AİHS'nin askıya alınması belgenin 15. maddesinin 1. fıkrası temelinde yapılıyor.
İlgili maddede, "Savaş veya ulusun varlığını tehdit eden başka bir genel tehlike halinde her Yüksek Sözleşmeci Taraf, durumun kesinlikle gerektirdiği ölçüde ve uluslararası hukuktan doğan başka yükümlülüklere ters düşmemek koşuluyla, bu sözleşmede öngörülen yükümlülüklere aykırı tedbirler alabilir" deniliyor.

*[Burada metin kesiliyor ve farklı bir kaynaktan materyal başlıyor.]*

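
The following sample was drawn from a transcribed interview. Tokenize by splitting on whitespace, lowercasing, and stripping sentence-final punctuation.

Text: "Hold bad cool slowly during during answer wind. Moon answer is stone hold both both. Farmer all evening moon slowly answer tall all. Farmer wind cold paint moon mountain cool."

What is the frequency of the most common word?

3

Frequencies: answer:3, moon:3, hold:2, cool:2, slowly:2, during:2, wind:2, both:2, farmer:2, all:2, bad:1, is:1, stone:1, evening:1, tall:1, cold:1, paint:1, mountain:1
Most common: 'answer' with frequency 3.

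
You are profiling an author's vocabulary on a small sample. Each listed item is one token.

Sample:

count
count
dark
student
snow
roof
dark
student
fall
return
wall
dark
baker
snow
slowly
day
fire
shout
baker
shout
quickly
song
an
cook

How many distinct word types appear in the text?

Distinct types: {an, baker, cook, count, dark, day, fall, fire, quickly, return, roof, shout, slowly, snow, song, student, wall}
V = 17

17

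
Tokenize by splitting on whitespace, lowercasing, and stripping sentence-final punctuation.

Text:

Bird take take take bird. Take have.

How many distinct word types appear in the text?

3

Distinct types: {bird, have, take}
V = 3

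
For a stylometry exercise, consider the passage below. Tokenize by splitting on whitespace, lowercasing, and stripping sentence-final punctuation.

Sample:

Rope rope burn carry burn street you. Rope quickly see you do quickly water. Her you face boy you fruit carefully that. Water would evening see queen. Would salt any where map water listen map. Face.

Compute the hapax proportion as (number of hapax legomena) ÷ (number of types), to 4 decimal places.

Frequencies: you:4, rope:3, water:3, burn:2, quickly:2, see:2, face:2, would:2, map:2, carry:1, street:1, do:1, her:1, boy:1, fruit:1, carefully:1, that:1, evening:1, queen:1, salt:1, … (3 more, each freq 1)
Hapax count = 14; type count = 23.
Ratio = 14 / 23 = 0.6087

0.6087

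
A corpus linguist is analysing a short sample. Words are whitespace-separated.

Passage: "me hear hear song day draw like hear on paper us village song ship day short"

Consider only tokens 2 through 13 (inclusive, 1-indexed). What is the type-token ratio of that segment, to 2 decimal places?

0.75

Segment tokens 2–13: hear, hear, song, day, draw, like, hear, on, paper, us, village, song
Segment N = 12, segment V = 9.
TTR = 9 / 12 = 0.75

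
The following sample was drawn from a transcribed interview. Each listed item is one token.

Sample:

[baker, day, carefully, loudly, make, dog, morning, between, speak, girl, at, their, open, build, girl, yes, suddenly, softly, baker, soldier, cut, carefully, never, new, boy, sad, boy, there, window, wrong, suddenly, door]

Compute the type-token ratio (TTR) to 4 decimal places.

0.8438

N = 32 tokens, V = 27 types.
TTR = V / N = 27 / 32 = 0.8438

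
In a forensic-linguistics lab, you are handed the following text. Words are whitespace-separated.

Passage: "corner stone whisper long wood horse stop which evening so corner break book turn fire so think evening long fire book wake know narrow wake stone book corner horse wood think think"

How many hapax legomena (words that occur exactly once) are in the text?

Frequencies: corner:3, book:3, think:3, stone:2, long:2, wood:2, horse:2, evening:2, so:2, fire:2, wake:2, whisper:1, stop:1, which:1, break:1, turn:1, know:1, narrow:1
Hapax (freq=1): break, know, narrow, stop, turn, which, whisper

7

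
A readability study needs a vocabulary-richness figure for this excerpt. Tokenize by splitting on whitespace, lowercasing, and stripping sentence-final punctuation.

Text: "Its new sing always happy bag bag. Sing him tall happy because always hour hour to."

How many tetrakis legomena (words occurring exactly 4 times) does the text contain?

Frequencies: sing:2, always:2, happy:2, bag:2, hour:2, its:1, new:1, him:1, tall:1, because:1, to:1
Words with frequency 4: (none)

0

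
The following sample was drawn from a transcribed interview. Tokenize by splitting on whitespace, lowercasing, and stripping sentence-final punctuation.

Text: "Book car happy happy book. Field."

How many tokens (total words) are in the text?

6

Tokens: book, car, happy, happy, book, field
N = 6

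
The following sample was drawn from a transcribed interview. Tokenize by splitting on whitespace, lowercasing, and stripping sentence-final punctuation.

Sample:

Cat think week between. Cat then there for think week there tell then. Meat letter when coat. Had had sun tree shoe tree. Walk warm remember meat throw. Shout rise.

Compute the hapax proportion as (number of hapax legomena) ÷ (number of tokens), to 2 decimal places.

Frequencies: cat:2, think:2, week:2, then:2, there:2, meat:2, had:2, tree:2, between:1, for:1, tell:1, letter:1, when:1, coat:1, sun:1, shoe:1, walk:1, warm:1, remember:1, throw:1, … (2 more, each freq 1)
Hapax count = 14; token count = 30.
Ratio = 14 / 30 = 0.47

0.47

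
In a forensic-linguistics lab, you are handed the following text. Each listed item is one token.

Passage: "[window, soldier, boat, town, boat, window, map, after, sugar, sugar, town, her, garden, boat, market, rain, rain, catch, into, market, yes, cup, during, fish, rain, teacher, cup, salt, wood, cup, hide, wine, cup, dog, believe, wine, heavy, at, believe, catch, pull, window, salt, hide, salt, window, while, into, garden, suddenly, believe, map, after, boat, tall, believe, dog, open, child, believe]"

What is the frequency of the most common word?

Frequencies: believe:5, window:4, boat:4, cup:4, rain:3, salt:3, town:2, map:2, after:2, sugar:2, garden:2, market:2, catch:2, into:2, hide:2, wine:2, dog:2, soldier:1, her:1, yes:1, … (12 more, each freq 1)
Most common: 'believe' with frequency 5.

5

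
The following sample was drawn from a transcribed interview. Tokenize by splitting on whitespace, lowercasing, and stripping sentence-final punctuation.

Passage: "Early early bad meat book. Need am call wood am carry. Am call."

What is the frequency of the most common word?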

Avrupa İnsan Hakları Mahkemesi (AİHM) yetkilileri, AİHS'yi askıya alan bir ülkenin barış zamanında idam cezasının kaldırılmasıyla ilgili 6. Protokol'ün 1. maddesi ile ölüm cezasının tüm şartlar altında kaldırılmasına ilişkin 13. Protokol'ün 1. maddesine aykırı önlemler alamayacağının altını kalın şekilde çiziyor.
AİHS, 2015'te iki Avrupa Konseyi ülkesi tarafından askıyla alındı. Ukrayna ülkedeki kriz nedeniyle, Fransa da terör saldırısı nedeniyle bu yönteme başvurdu. Daha önceki yıllarda da AİHS, Türkiye, Fransa, İngiltere, İrlanda, Yunanistan, Arnavutluk, Ermenistan ve Gürcistan tarafından askıya alındı.

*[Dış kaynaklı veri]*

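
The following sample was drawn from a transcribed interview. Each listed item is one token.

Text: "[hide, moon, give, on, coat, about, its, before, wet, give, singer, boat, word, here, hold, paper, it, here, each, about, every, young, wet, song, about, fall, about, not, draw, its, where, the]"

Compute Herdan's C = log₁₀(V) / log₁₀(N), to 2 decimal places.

0.93

N = 32, V = 25.
log₁₀(V) = 1.397940, log₁₀(N) = 1.505150
C = 1.397940 / 1.505150 = 0.93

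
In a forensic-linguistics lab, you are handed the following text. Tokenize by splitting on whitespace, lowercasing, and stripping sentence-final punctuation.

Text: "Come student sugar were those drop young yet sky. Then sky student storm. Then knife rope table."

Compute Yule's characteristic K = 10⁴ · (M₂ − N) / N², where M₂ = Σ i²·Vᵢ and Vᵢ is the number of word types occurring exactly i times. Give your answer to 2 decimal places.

Frequencies: student:2, sky:2, then:2, come:1, sugar:1, were:1, those:1, drop:1, young:1, yet:1, storm:1, knife:1, rope:1, table:1
N = 17. Frequency spectrum: V_1=11, V_2=3
M₂ = 1²·11 + 2²·3 = 23
K = 10000 × (23 − 17) / 17² = 207.61

207.61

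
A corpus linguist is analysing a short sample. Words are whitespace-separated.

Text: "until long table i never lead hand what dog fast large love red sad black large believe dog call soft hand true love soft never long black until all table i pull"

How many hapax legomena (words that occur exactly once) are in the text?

10

Frequencies: until:2, long:2, table:2, i:2, never:2, hand:2, dog:2, large:2, love:2, black:2, soft:2, lead:1, what:1, fast:1, red:1, sad:1, believe:1, call:1, true:1, all:1, … (1 more, each freq 1)
Hapax (freq=1): all, believe, call, fast, lead, pull, red, sad, true, what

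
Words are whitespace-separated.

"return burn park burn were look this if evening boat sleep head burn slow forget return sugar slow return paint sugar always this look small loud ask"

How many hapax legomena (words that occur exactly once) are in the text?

13

Frequencies: return:3, burn:3, look:2, this:2, slow:2, sugar:2, park:1, were:1, if:1, evening:1, boat:1, sleep:1, head:1, forget:1, paint:1, always:1, small:1, loud:1, ask:1
Hapax (freq=1): always, ask, boat, evening, forget, head, if, loud, paint, park, sleep, small, were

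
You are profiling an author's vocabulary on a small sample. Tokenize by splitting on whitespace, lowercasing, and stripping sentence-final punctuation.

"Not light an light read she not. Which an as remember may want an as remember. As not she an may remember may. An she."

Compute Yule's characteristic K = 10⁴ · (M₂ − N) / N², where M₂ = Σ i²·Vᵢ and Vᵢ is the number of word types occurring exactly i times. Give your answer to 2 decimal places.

Frequencies: an:5, not:3, she:3, as:3, remember:3, may:3, light:2, read:1, which:1, want:1
N = 25. Frequency spectrum: V_1=3, V_2=1, V_3=5, V_5=1
M₂ = 1²·3 + 2²·1 + 3²·5 + 5²·1 = 77
K = 10000 × (77 − 25) / 25² = 832.00

832.00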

AİHM yetkilileri, bir ülkenin AİHS'ni askıya almasının bu ülkedeki insan haklarına göz yumulduğu anlamına gelmediğinin, belli durum ve insan hakları ihlallerinde askıya alma dönemine ilişkin davalar açılabileceğine ve bu davalardan ihlal kararı çıkabileceğine dikkat çekiyor. Türkiye'de geçmiş dönemlerdeki askıya alma durumlarında ihlal sonucuna varılmış davalar olduğu da AİHM kaynaklarının işaret ettiği unsurlar arasında yer alıyor.

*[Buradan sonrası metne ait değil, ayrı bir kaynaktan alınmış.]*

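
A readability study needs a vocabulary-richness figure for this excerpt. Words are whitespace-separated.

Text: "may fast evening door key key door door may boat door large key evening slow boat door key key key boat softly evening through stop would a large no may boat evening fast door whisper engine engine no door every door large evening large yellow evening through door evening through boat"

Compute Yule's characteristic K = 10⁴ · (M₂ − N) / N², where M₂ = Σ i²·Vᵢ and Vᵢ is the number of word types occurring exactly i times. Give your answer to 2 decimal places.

745.87

Frequencies: door:9, evening:7, key:6, boat:5, large:4, may:3, through:3, fast:2, no:2, engine:2, slow:1, softly:1, stop:1, would:1, a:1, whisper:1, every:1, yellow:1
N = 51. Frequency spectrum: V_1=8, V_2=3, V_3=2, V_4=1, V_5=1, V_6=1, V_7=1, V_9=1
M₂ = 1²·8 + 2²·3 + 3²·2 + 4²·1 + 5²·1 + 6²·1 + 7²·1 + 9²·1 = 245
K = 10000 × (245 − 51) / 51² = 745.87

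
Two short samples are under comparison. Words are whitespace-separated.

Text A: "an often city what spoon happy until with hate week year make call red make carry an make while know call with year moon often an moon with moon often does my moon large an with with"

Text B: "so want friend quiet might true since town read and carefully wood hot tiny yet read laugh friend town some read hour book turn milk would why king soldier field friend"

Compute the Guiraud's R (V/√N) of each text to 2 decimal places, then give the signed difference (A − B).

-1.22

A: V=21, N=37, R=3.45
B: V=26, N=31, R=4.67
Difference = 3.45 − 4.67 = -1.22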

AB KOMİSYONU: AİHS'NİN ASKIYA ALINMASI KURALLARA UYGUN
AB Komisyonu Sözcüsü Margaritis Schinas Türkiye'de Avrupa İnsan Hakları Sözleşmesi'nin askıya alınmasının AB Konseyi kurallarına uygun olarak gerçekleştiğini söyledi. Schinas düzenlediği basın toplantısında, "Türkiye hükümetinin Avrupa İnsan Hakları Sözleşmesi'ni askıya alma kararına gelince, AB Konseyi kuralları buna izin veriyor. Bu süreci tanımlayan 15. madde var. Anladığımız kadarıyla 15. maddeyle ilgili koşullara uyuluyor" ifadelerini kullandı.